A Hundred Years
Sometimes the biggest branding opportunity is your own.
The best agencies don't just shape their clients' futures.
They shape their own.
When Seso Media Group brought me in, the assignment was straightforward: help with a handful of client engagements.
But the deeper I got into the agency, the more another question kept nagging at me.
Why did an agency with this much ambition have such a forgettable name?
The people were extraordinary. Their thinking was ambitious. Their clients included NASA, TED, the Smithsonian, the World Wildlife Fund, Disney, the XPRIZE Foundation, and organizations tackling humanity's biggest challenges.
Yet none of that came through in the agency's own identity.
There was just one complication. They had already hired a respected naming agency. They already had a new name. They simply didn't believe in it enough to launch it.
When they showed it to me, I understood why.
One thing about working with me is that I don't pretend to love ideas I don't believe in. Whether that's confidence or stubbornness depends on who you ask—but I felt certain we could do better.
So I made an unlikely pitch: let's try one more time. To my surprise, they agreed.
The creative brief I wrote for myself was simple:
Create a name that makes someone look upward and out into the distance.

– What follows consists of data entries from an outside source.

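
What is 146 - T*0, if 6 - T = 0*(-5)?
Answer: 146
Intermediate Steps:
T = 6 (T = 6 - 0*(-5) = 6 - 1*0 = 6 + 0 = 6)
146 - T*0 = 146 - 6*0 = 146 - 1*0 = 146 + 0 = 146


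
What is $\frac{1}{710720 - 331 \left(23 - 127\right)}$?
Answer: $\frac{1}{745144} \approx 1.342 \cdot 10^{-6}$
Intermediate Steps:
$\frac{1}{710720 - 331 \left(23 - 127\right)} = \frac{1}{710720 - -34424} = \frac{1}{710720 + 34424} = \frac{1}{745144}$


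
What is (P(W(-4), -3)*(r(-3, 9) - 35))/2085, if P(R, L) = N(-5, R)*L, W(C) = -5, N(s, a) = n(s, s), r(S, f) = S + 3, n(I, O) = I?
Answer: -35/139 ≈ -0.25180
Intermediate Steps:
r(S, f) = 3 + S
N(s, a) = s
P(R, L) = -5*L
(P(W(-4), -3)*(r(-3, 9) - 35))/2085 = ((-5*(-3))*((3 - 3) - 35))/2085 = (15*(0 - 35))*(1/2085) = (15*(-35))*(1/2085) = -525*1/2085 = -35/139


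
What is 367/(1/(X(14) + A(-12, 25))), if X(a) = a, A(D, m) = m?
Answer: 14313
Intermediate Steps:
367/(1/(X(14) + A(-12, 25))) = 367/(1/(14 + 25)) = 367/(1/39) = 367*39 = 14313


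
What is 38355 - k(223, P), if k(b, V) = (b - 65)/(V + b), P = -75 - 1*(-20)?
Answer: 3221741/84 ≈ 38354.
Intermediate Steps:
P = -55 (P = -75 + 20 = -55)
k(b, V) = (-65 + b)/(V + b)
38355 - k(223, P) = 38355 - (-65 + 223)/(-55 + 223) = 38355 - 158/168 = 38355 - 1*79/84 = 38355 - 79/84 = 3221741/84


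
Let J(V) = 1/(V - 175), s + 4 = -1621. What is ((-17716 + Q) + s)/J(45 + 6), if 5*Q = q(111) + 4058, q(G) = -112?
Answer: 11502116/5 ≈ 2.3004e+6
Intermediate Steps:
s = -1625 (s = -4 - 1621 = -1625)
Q = 3946/5 (Q = (-112 + 4058)/5 = (⅕)*3946 = 3946/5 ≈ 789.20)
J(V) = 1/(-175 + V)
((-17716 + Q) + s)/J(45 + 6) = ((-17716 + 3946/5) - 1625)/(1/(-175 + (45 + 6))) = (-84634/5 - 1625)/(1/(-175 + 51)) = -92759/(5*(1/(-124))) = -92759/(5*(-1/124)) = -92759/5*(-124) = 11502116/5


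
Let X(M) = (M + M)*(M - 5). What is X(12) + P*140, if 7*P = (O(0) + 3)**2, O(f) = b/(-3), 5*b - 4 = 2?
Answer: 1516/5 ≈ 303.20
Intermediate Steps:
b = 6/5 (b = 4/5 + (1/5)*2 = 4/5 + 2/5 = 6/5 ≈ 1.2000)
X(M) = 2*M*(-5 + M) (X(M) = (2*M)*(-5 + M) = 2*M*(-5 + M))
O(f) = -2/5 (O(f) = (6/5)/(-3) = (6/5)*(-1/3) = -2/5)
P = 169/175 (P = (-2/5 + 3)**2/7 = (13/5)**2/7 = (1/7)*(169/25) = 169/175 ≈ 0.96571)
X(12) + P*140 = 2*12*(-5 + 12) + (169/175)*140 = 2*12*7 + 676/5 = 168 + 676/5 = 1516/5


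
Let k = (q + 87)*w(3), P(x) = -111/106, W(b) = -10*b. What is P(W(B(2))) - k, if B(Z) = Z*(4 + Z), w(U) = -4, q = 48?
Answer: 57129/106 ≈ 538.95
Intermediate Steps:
P(x) = -111/106 (P(x) = -111*1/106 = -111/106)
k = -540 (k = (48 + 87)*(-4) = 135*(-4) = -540)
P(W(B(2))) - k = -111/106 - 1*(-540) = -111/106 + 540 = 57129/106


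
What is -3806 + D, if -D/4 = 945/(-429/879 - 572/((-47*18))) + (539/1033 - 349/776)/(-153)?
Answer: -5694898771749007/238229681118 ≈ -23905.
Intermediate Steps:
D = -4788196605413899/238229681118 (D = -4*(945/(-429/879 - 572/((-47*18))) + (539/1033 - 349/776)/(-153)) = -4*(945/(-429*1/879 - 572/(-846)) + (539*(1/1033) - 349*1/776)*(-1/153)) = -4*(945/(-143/293 - 572*(-1/846)) + (539/1033 - 349/776)*(-1/153)) = -4*(945/(-143/293 + 286/423) + (57747/801608)*(-1/153)) = -4*(945/(23309/123939) - 19249/40882008) = -4*(945*(123939/23309) - 19249/40882008) = -4*(117122355/23309 - 19249/40882008) = -4*4788196605413899/952918724472 = -4788196605413899/238229681118 ≈ -20099.)
-3806 + D = -3806 - 4788196605413899/238229681118 = -5694898771749007/238229681118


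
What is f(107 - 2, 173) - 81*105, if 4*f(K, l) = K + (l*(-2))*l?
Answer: -93773/4 ≈ -23443.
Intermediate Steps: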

It should evoke curiosity. Wonder. Possibility. Something expansive enough to hold both the agency's ambitions and the ambitions of the organizations it served.
After several collaborative rounds, we arrived at:
A Hundred Years
That shift didn't stop with the logo.
When it came time to send a holiday gift, I proposed commissioning an artist to create limited-edition prints from a century-old tree.
The idea extended the brand into something tangible—transforming a simple client gift into an expression of the agency's philosophy.
It reminded clients that the work wasn't just about solving today's problems. It was about planting ideas that would still matter a hundred years from now.
Years later, I can see that the name didn't simply describe what the agency wanted to become.
It helped shape what it became.
The rebrand resonated with existing clients, attracted new ones, and opened an entirely new area of business for the firm.
The name looked beyond the span of a typical human lifetime. It invited clients to think less about the next quarter and more about the legacy they'd leave behind.
It became more than a name.
It became a lens through which the agency could frame conversations about sustainability, systems thinking, and long-term impact. For the first time, the company's identity reflected the way it already thought.
As CEO Marc Mertens later wrote:
"Alli was the driving force in the rebranding process of our firm, leading an effort that created an overwhelming positive response from current and prospective clients and opening an entirely new field of business for our studio. She challenged conventions by drawing from a deep creativity in her strategic approach and was incredibly resourceful in the execution of key strategies. Her ability to go from the 10,000-foot view to the hands-on crafting of messaging all the way to the production of our launch event is unmatched—as is her ability to see and make connections that allow an idea to become reality."